Dans l’histoire sainte, nombreux sont ceux qui ont écouté la Parole et ne l’on pas comprise, à commencer par Adam et Eve. Ils ont entendu une consigne du Seigneur :

« Vous pourrez manger de tous les arbres du jardin, mais de celui-ci, vous n’en mangerez pas. »

S’ils l’ont entendue, ils ne l’ont pas comprise. Et le démon a eu beau jeu d’ôter cette parole de leur cœur comme les oiseaux viennent picorer les grains sur le chemin. La parole n’ayant pas pu pousser ses racines, ils étaient vulnérables. L’anti-verbe, comme l’appelle Jean-Paul II, a semé tout ce qu’il y avait de plus pervers et de plus délétère dans leur cœur.

En revanche, celui qui médite sa parole jour et nuit, comme le dit le psaume 1, c’est en lui que va s’édifier une cathédrale intérieure. Tout en lui est éclairé par la lumière de Dieu, tout prend un sens, tout s’ordonne.
Alors, une telle personne est émerveillée par la beauté de Dieu, par la splendeur de sa foi, il se livre au Royaume et travaille avec ardeur, il devient un apôtre.

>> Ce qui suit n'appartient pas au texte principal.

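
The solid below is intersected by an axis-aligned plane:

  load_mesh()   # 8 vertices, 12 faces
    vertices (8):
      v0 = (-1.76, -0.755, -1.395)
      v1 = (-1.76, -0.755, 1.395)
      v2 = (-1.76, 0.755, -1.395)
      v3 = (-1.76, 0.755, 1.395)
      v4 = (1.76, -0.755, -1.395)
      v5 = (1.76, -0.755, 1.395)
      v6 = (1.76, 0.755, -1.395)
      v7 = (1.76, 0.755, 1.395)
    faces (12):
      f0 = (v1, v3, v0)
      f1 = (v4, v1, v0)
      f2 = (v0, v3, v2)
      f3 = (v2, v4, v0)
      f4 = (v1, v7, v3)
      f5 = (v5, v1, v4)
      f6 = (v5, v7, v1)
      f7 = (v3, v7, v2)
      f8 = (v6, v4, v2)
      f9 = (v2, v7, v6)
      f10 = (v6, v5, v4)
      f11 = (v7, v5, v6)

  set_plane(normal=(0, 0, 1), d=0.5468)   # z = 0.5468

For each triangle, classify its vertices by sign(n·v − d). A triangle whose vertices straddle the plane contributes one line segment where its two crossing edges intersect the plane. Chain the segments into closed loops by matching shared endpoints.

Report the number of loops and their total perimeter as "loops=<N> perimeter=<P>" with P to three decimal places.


Straddling triangles (8 of 12):
  (v1,v3,v0) [++-] → (-1.76, 0.295938, 0.5468)–(-1.76, -0.755, 0.5468)  len=1.0509
  (v4,v1,v0) [-+-] → (-0.68987, -0.755, 0.5468)–(-1.76, -0.755, 0.5468)  len=1.0701
  (v0,v3,v2) [-+-] → (-1.76, 0.295938, 0.5468)–(-1.76, 0.755, 0.5468)  len=0.4591
  (v5,v1,v4) [++-] → (-0.68987, -0.755, 0.5468)–(1.76, -0.755, 0.5468)  len=2.4499
  (v3,v7,v2) [++-] → (0.68987, 0.755, 0.5468)–(-1.76, 0.755, 0.5468)  len=2.4499
  (v2,v7,v6) [-+-] → (0.68987, 0.755, 0.5468)–(1.76, 0.755, 0.5468)  len=1.0701
  (v6,v5,v4) [-+-] → (1.76, -0.295938, 0.5468)–(1.76, -0.755, 0.5468)  len=0.4591
  (v7,v5,v6) [++-] → (1.76, -0.295938, 0.5468)–(1.76, 0.755, 0.5468)  len=1.0509

Chained into 1 loop(s):
  loop 1: 8 segments, perimeter = 10.0600
Total perimeter = 10.060

loops=1 perimeter=10.060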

Demandons à la Vierge-Marie qui méditait toutes ces choses dans Son cœur d’avoir cette même vigilance de ne rien perdre des faits et gestes de Jésus pour qu’en nous, s’accomplisse Son mystère pascal et qu’Il fasse de nous des vrais apôtres,

Amen !


Références des lectures du jour :

  • Livre d’Isaïe 55,10-11.
  • Psaume 65(64),10abcd.10e-11.12-13.14.
  • Lettre de saint Paul Apôtre aux Romains 8,18-23.
  • Évangile de Jésus-Christ selon saint Matthieu 13,1-23 :

Ce jour-là, Jésus était sorti de la maison, et il était assis au bord de la mer. Auprès de lui se rassemblèrent des foules si grandes qu’il monta dans une barque où il s’assit ; toute la foule se tenait sur le rivage.
Il leur dit beaucoup de choses en paraboles : « Voici que le semeur sortit pour semer.
Comme il semait, des grains sont tombés au bord du chemin, et les oiseaux sont venus tout manger.
D’autres sont tombés sur le sol pierreux, où ils n’avaient pas beaucoup de terre ; ils ont levé aussitôt, parce que la terre était peu profonde. Le soleil s’étant levé, ils ont brûlé et, faute de racines, ils ont séché.
D’autres sont tombés dans les ronces ; les ronces ont poussé et les ont étouffés.
D’autres sont tombés dans la bonne terre, et ils ont donné du fruit à raison de cent, ou soixante, ou trente pour un.
Celui qui a des oreilles, qu’il entende ! »

Les disciples s’approchèrent de Jésus et lui dirent :
— « Pourquoi leur parles-tu en paraboles ? »
Il leur répondit :
— « À vous il est donné de connaître les mystères du royaume des Cieux, mais ce n’est pas donné à ceux-là. À celui qui a, on donnera, et il sera dans l’abondance ; à celui qui n’a pas, on enlèvera même ce qu’il a.
Si je leur parle en paraboles, c’est parce qu’ils regardent sans regarder, et qu’ils écoutent sans écouter ni comprendre. Ainsi s’accomplit pour eux la prophétie d’Isaïe : ‘Vous aurez beau écouter, vous ne comprendrez pas. Vous aurez beau regarder, vous ne verrez pas. Le cœur de ce peuple s’est alourdi : ils sont devenus durs d’oreille, ils se sont bouché les yeux, de peur que leurs yeux ne voient, que leurs oreilles n’entendent, que leur cœur ne comprenne, qu’ils ne se convertissent, – et moi, je les guérirai.’
Mais vous, heureux vos yeux puisqu’ils voient, et vos oreilles puisqu’elles entendent !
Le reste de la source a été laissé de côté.